You must have access to the shared Azure Machine Learning (AML) workspace in the same subscription,( currently is ns-ii-tech-stg-ml-workspace).
The following datastores are and should be configured:
- landing_kutuma_hashed: Contains raw images.
- ml_public_models: Stores the MegaDetector model (currently: md_v5b.0.0.pt).
- bronze_camera_trap: For processed results.
- bronze_megadetector: For detection results.

Setting Up the Pipeline in Azure Machine Learning Studio

1. Log into Azure Machine Learning Studio

Go to Azure Machine Learning Studio and select the workspace in your subscription.

2. Verify Datastores

Ensure that the necessary datastores are set up:

landing_kutuma_hashed
ml_public_models
bronze_camera_trap
bronze_megadetector

3. Verify Pipeline Configuration

The current pipeline is named MegaDetector-NaturalState-RBP-Pipeline and processes images in phases.
Phases 1-3 handle ingestion, detection, and post-processing of camera trap images.

4. Running the Pipeline

Open the pipeline in AML Studio.
Verify the input data directory under landing_kutuma_hashed.
Set the output locations in bronze_megadetector and bronze_camera_trap.
Click Submit to start the pipeline.

5. Monitor Execution

Once submitted, monitor the pipeline’s progress under Experiments.
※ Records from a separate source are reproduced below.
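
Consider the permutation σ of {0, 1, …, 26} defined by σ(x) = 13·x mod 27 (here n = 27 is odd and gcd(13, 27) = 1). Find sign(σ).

Orbit of 16 under x↦13x: [16, 19, 4, 25, 1, 13, 7]… (length divides ord_27(13)).
7 cycles of lengths [9, 9, 3, 3, 1, 1, 1].
27 − 7 = 20 transpositions; sign(π) = (−1)^20 = +1.
The Jacobi symbol (13|27) = +1 (Zolotarev) agrees.

+1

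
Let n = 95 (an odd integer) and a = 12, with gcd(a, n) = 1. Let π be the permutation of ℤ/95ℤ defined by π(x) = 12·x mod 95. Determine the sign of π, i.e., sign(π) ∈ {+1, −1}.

+1

Trace 37: π^k(37) = [37, 64, 8, 1, 12, 49, 18] for k=0..6.
Decompose π into cycles: lengths [12, 12, 12, 12, 12, 12, 6, 6, 6, 4, 1] (11 cycles, including the fixed point 0).
With 11 cycles on 95 points, sign = (−1)^{95−11} = +1.
The Jacobi symbol (12|95) = +1 (Zolotarev) agrees.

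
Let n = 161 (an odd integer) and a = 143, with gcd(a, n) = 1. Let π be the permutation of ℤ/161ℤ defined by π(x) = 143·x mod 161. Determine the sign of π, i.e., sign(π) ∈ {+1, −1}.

Trace 40: π^k(40) = [40, 85, 80, 9, 160, 18, 159] for k=0..6.
π_143 has 5 disjoint cycles with lengths [66, 66, 22, 6, 1] on {0,…,160}.
n − c = 161 − 5 = 156; sign = (−1)^156 = +1.
Check: (143/161) = +1 by Zolotarev.

+1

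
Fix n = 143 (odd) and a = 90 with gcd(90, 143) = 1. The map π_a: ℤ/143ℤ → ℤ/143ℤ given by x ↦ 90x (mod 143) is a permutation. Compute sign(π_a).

-1

Trace 14: π^k(14) = [14, 116, 1, 90, 92, 129, 27] for k=0..6.
π_90 has 20 disjoint cycles with lengths [10, 10, 10, 10, 10, 10, 10, 10, 10, 10, 10, 10, 10, 2, 2, 2, 2, 2, 2, 1] on {0,…,142}.
With 20 cycles on 143 points, sign = (−1)^{143−20} = -1.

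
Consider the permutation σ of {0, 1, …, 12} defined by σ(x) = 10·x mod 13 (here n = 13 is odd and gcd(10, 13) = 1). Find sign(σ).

+1

Trace 10: π^k(10) = [10, 9, 12, 3, 4, 1] for k=0..5.
3 cycles of lengths [6, 6, 1].
n − c = 13 − 3 = 10; sign = (−1)^10 = +1.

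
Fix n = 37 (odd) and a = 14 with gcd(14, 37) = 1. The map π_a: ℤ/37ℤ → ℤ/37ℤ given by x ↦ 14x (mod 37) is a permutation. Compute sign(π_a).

-1

Start at x=1: 1 → 14 → 11 → 6 → 10 → 29 → 36 → … (one orbit).
Cycle lengths of π_14 on ℤ/37ℤ: [12, 12, 12, 1]; 4 cycles in total.
37 − 4 = 33 transpositions; sign(π) = (−1)^33 = -1.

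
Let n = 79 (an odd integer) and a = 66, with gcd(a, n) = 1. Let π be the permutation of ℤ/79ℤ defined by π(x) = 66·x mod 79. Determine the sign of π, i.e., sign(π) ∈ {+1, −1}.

Start at x=66: 66 → 11 → 15 → 42 → 7 → 67 → 77 → … (one orbit).
Cycle lengths of π_66 on ℤ/79ℤ: [78, 1]; 2 cycles in total.
Σ(ℓ_i−1) = 79−2 = 77; sign = (−1)^77 = -1.
(66|79)_J = -1 (Zolotarev's lemma cross-check).

-1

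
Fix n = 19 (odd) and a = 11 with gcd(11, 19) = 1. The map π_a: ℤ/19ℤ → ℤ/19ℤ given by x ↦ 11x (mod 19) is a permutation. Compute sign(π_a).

+1

Orbit of 7 under x↦11x: [7, 1, 11]… (length divides ord_19(11)).
Cycle lengths of π_11 on ℤ/19ℤ: [3, 3, 3, 3, 3, 3, 1]; 7 cycles in total.
With 7 cycles on 19 points, sign = (−1)^{19−7} = +1.
Via Zolotarev, sign(π_{11}) = (11|19) = +1.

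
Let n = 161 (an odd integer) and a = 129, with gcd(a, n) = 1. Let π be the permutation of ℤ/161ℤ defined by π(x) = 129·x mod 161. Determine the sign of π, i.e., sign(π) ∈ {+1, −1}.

Start at x=121: 121 → 153 → 95 → 19 → 36 → 136 → 156 → … (one orbit).
Decompose π into cycles: lengths [66, 66, 22, 6, 1] (5 cycles, including the fixed point 0).
n − c = 161 − 5 = 156; sign = (−1)^156 = +1.
Check: (129/161) = +1 by Zolotarev.

+1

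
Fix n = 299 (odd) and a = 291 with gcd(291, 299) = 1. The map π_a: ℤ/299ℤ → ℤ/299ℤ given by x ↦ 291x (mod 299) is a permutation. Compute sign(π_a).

+1

Orbit of 209 under x↦291x: [209, 122, 220, 34, 27, 83, 233]… (length divides ord_299(291)).
Decompose π into cycles: lengths [44, 44, 44, 44, 44, 44, 22, 4, 4, 4, 1] (11 cycles, including the fixed point 0).
With 11 cycles on 299 points, sign = (−1)^{299−11} = +1.
The Jacobi symbol (291|299) = +1 (Zolotarev) agrees.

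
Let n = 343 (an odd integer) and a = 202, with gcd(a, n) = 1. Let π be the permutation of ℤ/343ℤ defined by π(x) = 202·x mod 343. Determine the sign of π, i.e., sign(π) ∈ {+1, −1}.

-1

Start at x=36: 36 → 69 → 218 → 132 → 253 → 342 → 141 → … (one orbit).
Cycle lengths of π_202 on ℤ/343ℤ: [98, 98, 98, 14, 14, 14, 2, 2, 2, 1]; 10 cycles in total.
sign(π) = (−1)^{n − #cycles} = (−1)^{343−10} = (−1)^333 = -1.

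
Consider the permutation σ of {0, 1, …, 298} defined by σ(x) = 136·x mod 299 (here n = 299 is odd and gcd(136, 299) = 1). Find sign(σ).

Start at x=186: 186 → 180 → 261 → 214 → 101 → 281 → 243 → … (one orbit).
Cycle type of π: 132×2 + 22 + 12 + 1; total 5 cycles.
Σ(ℓ_i−1) = 299−5 = 294; sign = (−1)^294 = +1.
Via Zolotarev, sign(π_{136}) = (136|299) = +1.

+1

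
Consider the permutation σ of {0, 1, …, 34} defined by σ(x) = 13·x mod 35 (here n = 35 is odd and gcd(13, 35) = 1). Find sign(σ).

+1

Start at x=1: 1 → 13 → 29 → 27 → 1 (one orbit).
11 cycles of lengths [4, 4, 4, 4, 4, 4, 4, 2, 2, 2, 1].
sign(π) = (−1)^{n − #cycles} = (−1)^{35−11} = (−1)^24 = +1.
The Jacobi symbol (13|35) = +1 (Zolotarev) agrees.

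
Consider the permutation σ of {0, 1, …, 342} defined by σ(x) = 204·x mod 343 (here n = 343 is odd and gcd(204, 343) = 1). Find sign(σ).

+1

Orbit of 309 under x↦204x: [309, 267, 274, 330, 92, 246, 106]… (length divides ord_343(204)).
19 cycles of lengths [49, 49, 49, 49, 49, 49, 7, 7, 7, 7, 7, 7, 1, 1, 1, 1, 1, 1, 1].
n − c = 343 − 19 = 324; sign = (−1)^324 = +1.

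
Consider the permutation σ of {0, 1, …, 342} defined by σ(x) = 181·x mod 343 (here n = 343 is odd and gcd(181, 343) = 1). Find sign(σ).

-1

Trace 62: π^k(62) = [62, 246, 279, 78, 55, 8, 76] for k=0..6.
Cycle type of π: 98×3 + 14×3 + 2×3 + 1; total 10 cycles.
10 cycles on 343: each ℓ→(−1)^(ℓ−1), product (−1)^333 = -1.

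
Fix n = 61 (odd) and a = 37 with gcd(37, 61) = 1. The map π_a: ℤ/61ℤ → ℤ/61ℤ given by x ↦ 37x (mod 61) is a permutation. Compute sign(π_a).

-1

Start at x=33: 33 → 1 → 37 → 27 → 23 → 58 → 11 → … (one orbit).
Cycle lengths of π_37 on ℤ/61ℤ: [20, 20, 20, 1]; 4 cycles in total.
61 − 4 = 57 transpositions; sign(π) = (−1)^57 = -1.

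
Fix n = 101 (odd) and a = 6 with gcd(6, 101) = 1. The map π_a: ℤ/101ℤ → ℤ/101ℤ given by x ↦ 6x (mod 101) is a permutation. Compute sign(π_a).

Orbit of 17 under x↦6x: [17, 1, 6, 36, 14, 84, 100]… (length divides ord_101(6)).
Cycle type of π: 10×10 + 1; total 11 cycles.
Σ(ℓ_i−1) = 101−11 = 90; sign = (−1)^90 = +1.
(6|101)_J = +1 (Zolotarev's lemma cross-check).

+1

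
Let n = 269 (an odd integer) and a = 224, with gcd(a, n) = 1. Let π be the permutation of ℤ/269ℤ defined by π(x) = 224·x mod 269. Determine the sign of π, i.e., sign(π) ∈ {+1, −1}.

+1

Orbit of 117 under x↦224x: [117, 115, 205, 190, 58, 80, 166]… (length divides ord_269(224)).
Cycle type of π: 67×4 + 1; total 5 cycles.
With 5 cycles on 269 points, sign = (−1)^{269−5} = +1.
(224|269)_J = +1 (Zolotarev's lemma cross-check).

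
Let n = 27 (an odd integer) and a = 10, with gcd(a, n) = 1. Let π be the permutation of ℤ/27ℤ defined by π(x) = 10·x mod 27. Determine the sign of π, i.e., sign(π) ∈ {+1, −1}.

Orbit of 1 under x↦10x: [1, 10, 19]… (length divides ord_27(10)).
π_10 has 15 disjoint cycles with lengths [3, 3, 3, 3, 3, 3, 1, 1, 1, 1, 1, 1, 1, 1, 1] on {0,…,26}.
Σ(ℓ_i−1) = 27−15 = 12; sign = (−1)^12 = +1.

+1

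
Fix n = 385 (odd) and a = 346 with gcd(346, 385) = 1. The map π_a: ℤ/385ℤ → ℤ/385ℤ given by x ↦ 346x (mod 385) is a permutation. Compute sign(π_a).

Start at x=1: 1 → 346 → 366 → 356 → 361 → 166 → 71 → … (one orbit).
Cycle lengths of π_346 on ℤ/385ℤ: [30, 30, 30, 30, 30, 30, 30, 30, 30, 30, 6, 6, 6, 6, 6, 5, 5, 5, 5, 5, 5, 5, 5, 5, 5, 1, 1, 1, 1, 1]; 30 cycles in total.
30 cycles on 385: each ℓ→(−1)^(ℓ−1), product (−1)^355 = -1.
The Jacobi symbol (346|385) = -1 (Zolotarev) agrees.

-1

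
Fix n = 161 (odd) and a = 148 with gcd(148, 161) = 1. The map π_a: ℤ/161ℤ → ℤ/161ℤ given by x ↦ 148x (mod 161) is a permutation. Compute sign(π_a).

-1

Orbit of 1 under x↦148x: [1, 148, 8, 57, 64, 134, 29]… (length divides ord_161(148)).
The orbit structure of x ↦ 148x mod 161: 14 orbits of sizes [22, 22, 22, 22, 22, 22, 22, 1, 1, 1, 1, 1, 1, 1].
sign(π) = (−1)^{n − #cycles} = (−1)^{161−14} = (−1)^147 = -1.
The Jacobi symbol (148|161) = -1 (Zolotarev) agrees.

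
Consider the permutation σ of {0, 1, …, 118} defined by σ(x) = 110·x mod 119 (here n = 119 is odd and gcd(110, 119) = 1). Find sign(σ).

Orbit of 26 under x↦110x: [26, 4, 83, 86, 59, 64, 19]… (length divides ord_119(110)).
Cycle type of π: 24×4 + 8×2 + 6 + 1; total 8 cycles.
119 − 8 = 111 transpositions; sign(π) = (−1)^111 = -1.

-1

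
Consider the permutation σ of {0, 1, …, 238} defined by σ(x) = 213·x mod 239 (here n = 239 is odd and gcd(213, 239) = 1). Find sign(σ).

Trace 90: π^k(90) = [90, 50, 134, 101, 3, 161, 116] for k=0..6.
Cycle type of π: 119×2 + 1; total 3 cycles.
With 3 cycles on 239 points, sign = (−1)^{239−3} = +1.
Check: (213/239) = +1 by Zolotarev.

+1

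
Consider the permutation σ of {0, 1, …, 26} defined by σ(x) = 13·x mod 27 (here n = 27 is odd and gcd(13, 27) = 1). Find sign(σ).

Trace 7: π^k(7) = [7, 10, 22, 16, 19, 4, 25] for k=0..6.
7 cycles of lengths [9, 9, 3, 3, 1, 1, 1].
Σ(ℓ_i−1) = 27−7 = 20; sign = (−1)^20 = +1.

+1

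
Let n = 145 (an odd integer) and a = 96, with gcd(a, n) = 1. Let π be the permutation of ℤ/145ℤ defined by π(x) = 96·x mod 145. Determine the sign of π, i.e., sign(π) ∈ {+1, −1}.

Orbit of 71 under x↦96x: [71, 1, 96, 81, 91, 36, 121]… (length divides ord_145(96)).
Cycle type of π: 14×10 + 1×5; total 15 cycles.
sign(π) = (−1)^{n − #cycles} = (−1)^{145−15} = (−1)^130 = +1.

+1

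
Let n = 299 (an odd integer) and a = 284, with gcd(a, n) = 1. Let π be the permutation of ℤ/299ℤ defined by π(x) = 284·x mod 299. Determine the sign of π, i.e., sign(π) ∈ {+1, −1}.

Orbit of 179 under x↦284x: [179, 6, 209, 154, 82, 265, 211]… (length divides ord_299(284)).
Cycle lengths of π_284 on ℤ/299ℤ: [132, 132, 12, 11, 11, 1]; 6 cycles in total.
With 6 cycles on 299 points, sign = (−1)^{299−6} = -1.
Zolotarev: (284|299) = -1, matching the cycle-count sign.

-1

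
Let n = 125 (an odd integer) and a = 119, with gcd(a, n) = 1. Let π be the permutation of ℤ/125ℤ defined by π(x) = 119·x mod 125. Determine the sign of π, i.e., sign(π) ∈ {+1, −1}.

Trace 96: π^k(96) = [96, 49, 81, 14, 41, 4, 101] for k=0..6.
Cycle type of π: 50×2 + 10×2 + 2×2 + 1; total 7 cycles.
125 − 7 = 118 transpositions; sign(π) = (−1)^118 = +1.
Check: (119/125) = +1 by Zolotarev.

+1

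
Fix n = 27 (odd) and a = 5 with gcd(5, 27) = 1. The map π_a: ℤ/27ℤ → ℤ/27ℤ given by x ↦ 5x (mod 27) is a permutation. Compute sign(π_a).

Orbit of 7 under x↦5x: [7, 8, 13, 11, 1, 5, 25]… (length divides ord_27(5)).
Cycle lengths of π_5 on ℤ/27ℤ: [18, 6, 2, 1]; 4 cycles in total.
Σ(ℓ_i−1) = 27−4 = 23; sign = (−1)^23 = -1.
(5|27)_J = -1 (Zolotarev's lemma cross-check).

-1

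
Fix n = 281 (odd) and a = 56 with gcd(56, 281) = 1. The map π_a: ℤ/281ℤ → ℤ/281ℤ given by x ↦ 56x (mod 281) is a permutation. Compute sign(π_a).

Orbit of 241 under x↦56x: [241, 8, 167, 79, 209, 183, 132]… (length divides ord_281(56)).
Cycle type of π: 140×2 + 1; total 3 cycles.
3 cycles on 281: each ℓ→(−1)^(ℓ−1), product (−1)^278 = +1.

+1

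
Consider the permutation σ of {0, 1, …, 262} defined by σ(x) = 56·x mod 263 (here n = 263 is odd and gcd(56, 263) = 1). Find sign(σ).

-1

Trace 179: π^k(179) = [179, 30, 102, 189, 64, 165, 35] for k=0..6.
The orbit structure of x ↦ 56x mod 263: 2 orbits of sizes [262, 1].
sign(π) = (−1)^{n − #cycles} = (−1)^{263−2} = (−1)^261 = -1.
Via Zolotarev, sign(π_{56}) = (56|263) = -1.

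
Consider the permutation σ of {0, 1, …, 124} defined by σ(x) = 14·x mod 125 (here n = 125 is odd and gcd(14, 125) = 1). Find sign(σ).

Start at x=69: 69 → 91 → 24 → 86 → 79 → 106 → 109 → … (one orbit).
The orbit structure of x ↦ 14x mod 125: 7 orbits of sizes [50, 50, 10, 10, 2, 2, 1].
Σ(ℓ_i−1) = 125−7 = 118; sign = (−1)^118 = +1.

+1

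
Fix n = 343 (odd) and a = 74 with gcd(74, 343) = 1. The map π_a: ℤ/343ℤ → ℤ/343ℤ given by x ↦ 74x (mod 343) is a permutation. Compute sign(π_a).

Start at x=128: 128 → 211 → 179 → 212 → 253 → 200 → 51 → … (one orbit).
Decompose π into cycles: lengths [147, 147, 21, 21, 3, 3, 1] (7 cycles, including the fixed point 0).
7 cycles on 343: each ℓ→(−1)^(ℓ−1), product (−1)^336 = +1.

+1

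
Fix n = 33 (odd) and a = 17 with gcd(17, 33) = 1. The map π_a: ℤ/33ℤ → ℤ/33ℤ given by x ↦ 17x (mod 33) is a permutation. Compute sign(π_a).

+1

Start at x=29: 29 → 31 → 32 → 16 → 8 → 4 → 2 → … (one orbit).
π_17 has 5 disjoint cycles with lengths [10, 10, 10, 2, 1] on {0,…,32}.
sign(π) = (−1)^{n − #cycles} = (−1)^{33−5} = (−1)^28 = +1.
Via Zolotarev, sign(π_{17}) = (17|33) = +1.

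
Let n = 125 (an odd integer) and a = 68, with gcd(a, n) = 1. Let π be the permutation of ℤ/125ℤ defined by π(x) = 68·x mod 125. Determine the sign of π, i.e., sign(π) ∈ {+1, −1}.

-1

Start at x=124: 124 → 57 → 1 → 68 → 124 (one orbit).
32 cycles of lengths [4, 4, 4, 4, 4, 4, 4, 4, 4, 4, 4, 4, 4, 4, 4, 4, 4, 4, 4, 4, 4, 4, 4, 4, 4, 4, 4, 4, 4, 4, 4, 1].
sign(π) = (−1)^{n − #cycles} = (−1)^{125−32} = (−1)^93 = -1.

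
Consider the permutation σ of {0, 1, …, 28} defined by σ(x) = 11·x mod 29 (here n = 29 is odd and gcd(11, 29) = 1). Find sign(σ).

Trace 8: π^k(8) = [8, 1, 11, 5, 26, 25, 14] for k=0..6.
Cycle type of π: 28 + 1; total 2 cycles.
Σ(ℓ_i−1) = 29−2 = 27; sign = (−1)^27 = -1.

-1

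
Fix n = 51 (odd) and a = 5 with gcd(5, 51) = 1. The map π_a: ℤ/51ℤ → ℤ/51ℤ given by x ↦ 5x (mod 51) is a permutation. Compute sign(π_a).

Start at x=44: 44 → 16 → 29 → 43 → 11 → 4 → 20 → … (one orbit).
Cycle lengths of π_5 on ℤ/51ℤ: [16, 16, 16, 2, 1]; 5 cycles in total.
5 cycles on 51: each ℓ→(−1)^(ℓ−1), product (−1)^46 = +1.
The Jacobi symbol (5|51) = +1 (Zolotarev) agrees.

+1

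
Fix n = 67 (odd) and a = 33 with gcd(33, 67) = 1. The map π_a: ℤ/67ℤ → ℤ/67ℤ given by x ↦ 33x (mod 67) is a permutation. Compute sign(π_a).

Trace 36: π^k(36) = [36, 49, 9, 29, 19, 24, 55] for k=0..6.
Decompose π into cycles: lengths [33, 33, 1] (3 cycles, including the fixed point 0).
n − c = 67 − 3 = 64; sign = (−1)^64 = +1.

+1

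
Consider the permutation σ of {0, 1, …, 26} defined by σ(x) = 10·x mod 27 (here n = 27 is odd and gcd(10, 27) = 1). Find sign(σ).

Trace 1: π^k(1) = [1, 10, 19] for k=0..2.
The orbit structure of x ↦ 10x mod 27: 15 orbits of sizes [3, 3, 3, 3, 3, 3, 1, 1, 1, 1, 1, 1, 1, 1, 1].
n − c = 27 − 15 = 12; sign = (−1)^12 = +1.
(10|27)_J = +1 (Zolotarev's lemma cross-check).

+1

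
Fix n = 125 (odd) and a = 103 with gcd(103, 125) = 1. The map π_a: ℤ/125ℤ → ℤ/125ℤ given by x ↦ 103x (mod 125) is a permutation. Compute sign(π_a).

-1

Start at x=97: 97 → 116 → 73 → 19 → 82 → 71 → 63 → … (one orbit).
The orbit structure of x ↦ 103x mod 125: 4 orbits of sizes [100, 20, 4, 1].
sign(π) = (−1)^{n − #cycles} = (−1)^{125−4} = (−1)^121 = -1.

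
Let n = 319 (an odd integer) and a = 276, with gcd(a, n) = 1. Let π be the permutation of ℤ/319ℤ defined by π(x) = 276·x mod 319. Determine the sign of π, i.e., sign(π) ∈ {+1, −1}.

Trace 298: π^k(298) = [298, 265, 89, 1, 276, 254, 243] for k=0..6.
Decompose π into cycles: lengths [28, 28, 28, 28, 28, 28, 28, 28, 28, 28, 28, 1, 1, 1, 1, 1, 1, 1, 1, 1, 1, 1] (22 cycles, including the fixed point 0).
sign(π) = (−1)^{n − #cycles} = (−1)^{319−22} = (−1)^297 = -1.
(276|319)_J = -1 (Zolotarev's lemma cross-check).

-1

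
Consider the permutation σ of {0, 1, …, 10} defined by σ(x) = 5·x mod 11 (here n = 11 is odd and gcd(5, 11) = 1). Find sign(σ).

+1

Orbit of 4 under x↦5x: [4, 9, 1, 5, 3]… (length divides ord_11(5)).
Cycle type of π: 5×2 + 1; total 3 cycles.
sign(π) = (−1)^{n − #cycles} = (−1)^{11−3} = (−1)^8 = +1.
(5|11)_J = +1 (Zolotarev's lemma cross-check).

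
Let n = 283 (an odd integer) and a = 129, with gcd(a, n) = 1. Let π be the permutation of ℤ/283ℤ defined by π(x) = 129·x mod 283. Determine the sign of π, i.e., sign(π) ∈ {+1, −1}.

Start at x=165: 165 → 60 → 99 → 36 → 116 → 248 → 13 → … (one orbit).
The orbit structure of x ↦ 129x mod 283: 3 orbits of sizes [141, 141, 1].
283 − 3 = 280 transpositions; sign(π) = (−1)^280 = +1.

+1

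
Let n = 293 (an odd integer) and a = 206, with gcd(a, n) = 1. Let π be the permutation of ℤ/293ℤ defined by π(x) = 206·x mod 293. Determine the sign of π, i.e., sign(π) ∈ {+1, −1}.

Start at x=135: 135 → 268 → 124 → 53 → 77 → 40 → 36 → … (one orbit).
The orbit structure of x ↦ 206x mod 293: 5 orbits of sizes [73, 73, 73, 73, 1].
293 − 5 = 288 transpositions; sign(π) = (−1)^288 = +1.
Zolotarev: (206|293) = +1, matching the cycle-count sign.

+1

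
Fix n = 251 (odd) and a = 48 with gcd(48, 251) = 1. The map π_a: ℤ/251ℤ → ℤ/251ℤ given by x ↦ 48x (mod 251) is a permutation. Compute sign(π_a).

+1

Start at x=108: 108 → 164 → 91 → 101 → 79 → 27 → 41 → … (one orbit).
3 cycles of lengths [125, 125, 1].
251 − 3 = 248 transpositions; sign(π) = (−1)^248 = +1.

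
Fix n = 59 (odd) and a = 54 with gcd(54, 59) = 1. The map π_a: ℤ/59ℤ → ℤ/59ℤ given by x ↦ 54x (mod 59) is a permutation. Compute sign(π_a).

-1

Trace 16: π^k(16) = [16, 38, 46, 6, 29, 32, 17] for k=0..6.
Cycle type of π: 58 + 1; total 2 cycles.
59 − 2 = 57 transpositions; sign(π) = (−1)^57 = -1.
(54|59)_J = -1 (Zolotarev's lemma cross-check).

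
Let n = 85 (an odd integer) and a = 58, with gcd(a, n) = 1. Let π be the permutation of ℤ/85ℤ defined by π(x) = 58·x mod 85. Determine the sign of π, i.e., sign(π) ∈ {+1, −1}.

Trace 22: π^k(22) = [22, 1, 58, 49, 37, 21, 28] for k=0..6.
Decompose π into cycles: lengths [16, 16, 16, 16, 16, 4, 1] (7 cycles, including the fixed point 0).
sign(π) = (−1)^{n − #cycles} = (−1)^{85−7} = (−1)^78 = +1.

+1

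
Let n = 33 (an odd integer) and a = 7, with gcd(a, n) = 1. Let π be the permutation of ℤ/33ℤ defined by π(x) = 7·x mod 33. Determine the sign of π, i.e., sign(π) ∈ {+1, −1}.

-1

Start at x=31: 31 → 19 → 1 → 7 → 16 → 13 → 25 → … (one orbit).
The orbit structure of x ↦ 7x mod 33: 6 orbits of sizes [10, 10, 10, 1, 1, 1].
sign(π) = (−1)^{n − #cycles} = (−1)^{33−6} = (−1)^27 = -1.
Via Zolotarev, sign(π_{7}) = (7|33) = -1.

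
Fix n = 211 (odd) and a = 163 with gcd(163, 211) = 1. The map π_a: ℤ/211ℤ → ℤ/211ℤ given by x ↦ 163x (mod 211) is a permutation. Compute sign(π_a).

+1

Trace 80: π^k(80) = [80, 169, 117, 81, 121, 100, 53] for k=0..6.
Cycle type of π: 105×2 + 1; total 3 cycles.
Σ(ℓ_i−1) = 211−3 = 208; sign = (−1)^208 = +1.
Zolotarev: (163|211) = +1, matching the cycle-count sign.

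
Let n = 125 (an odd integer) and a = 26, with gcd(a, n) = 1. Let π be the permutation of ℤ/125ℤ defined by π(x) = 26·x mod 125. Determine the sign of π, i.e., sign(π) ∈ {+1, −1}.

+1

Trace 26: π^k(26) = [26, 51, 76, 101, 1] for k=0..4.
Decompose π into cycles: lengths [5, 5, 5, 5, 5, 5, 5, 5, 5, 5, 5, 5, 5, 5, 5, 5, 5, 5, 5, 5, 1, 1, 1, 1, 1, 1, 1, 1, 1, 1, 1, 1, 1, 1, 1, 1, 1, 1, 1, 1, 1, 1, 1, 1, 1] (45 cycles, including the fixed point 0).
sign(π) = (−1)^{n − #cycles} = (−1)^{125−45} = (−1)^80 = +1.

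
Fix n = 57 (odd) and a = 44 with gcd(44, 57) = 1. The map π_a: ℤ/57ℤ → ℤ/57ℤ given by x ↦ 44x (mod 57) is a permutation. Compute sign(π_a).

Orbit of 35 under x↦44x: [35, 1, 44, 55, 26, 4, 5]… (length divides ord_57(44)).
Cycle type of π: 18×2 + 9×2 + 2 + 1; total 6 cycles.
n − c = 57 − 6 = 51; sign = (−1)^51 = -1.
(44|57)_J = -1 (Zolotarev's lemma cross-check).

-1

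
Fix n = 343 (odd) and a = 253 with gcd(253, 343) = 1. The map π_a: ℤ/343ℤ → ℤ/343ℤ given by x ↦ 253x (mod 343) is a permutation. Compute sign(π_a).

Start at x=78: 78 → 183 → 337 → 197 → 106 → 64 → 71 → … (one orbit).
Cycle lengths of π_253 on ℤ/343ℤ: [49, 49, 49, 49, 49, 49, 7, 7, 7, 7, 7, 7, 1, 1, 1, 1, 1, 1, 1]; 19 cycles in total.
With 19 cycles on 343 points, sign = (−1)^{343−19} = +1.
(253|343)_J = +1 (Zolotarev's lemma cross-check).

+1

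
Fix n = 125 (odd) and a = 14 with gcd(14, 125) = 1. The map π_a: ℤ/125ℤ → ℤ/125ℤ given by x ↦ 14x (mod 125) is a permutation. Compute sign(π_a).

+1

Start at x=44: 44 → 116 → 124 → 111 → 54 → 6 → 84 → … (one orbit).
The orbit structure of x ↦ 14x mod 125: 7 orbits of sizes [50, 50, 10, 10, 2, 2, 1].
n − c = 125 − 7 = 118; sign = (−1)^118 = +1.
Via Zolotarev, sign(π_{14}) = (14|125) = +1.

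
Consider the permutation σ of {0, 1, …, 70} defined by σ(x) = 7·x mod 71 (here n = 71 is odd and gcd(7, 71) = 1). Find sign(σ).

-1

Orbit of 64 under x↦7x: [64, 22, 12, 13, 20, 69, 57]… (length divides ord_71(7)).
Cycle type of π: 70 + 1; total 2 cycles.
2 cycles on 71: each ℓ→(−1)^(ℓ−1), product (−1)^69 = -1.
(7|71)_J = -1 (Zolotarev's lemma cross-check).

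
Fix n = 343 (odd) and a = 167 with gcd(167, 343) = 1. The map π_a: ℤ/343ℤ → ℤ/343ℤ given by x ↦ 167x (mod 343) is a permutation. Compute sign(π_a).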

Detailed logs will be available for each step of the pipeline.

Pipeline Deployment

The MegaDetector pipeline is deployed and managed primarily via a scheduled endpoint. Documentation on how to deploy this endpoint using Terraform is available in the NIP-Lakehouse-Infra repository.

For further details on setting up the infrastructure required for the MegaDetector pipeline, consult the Terraform configuration.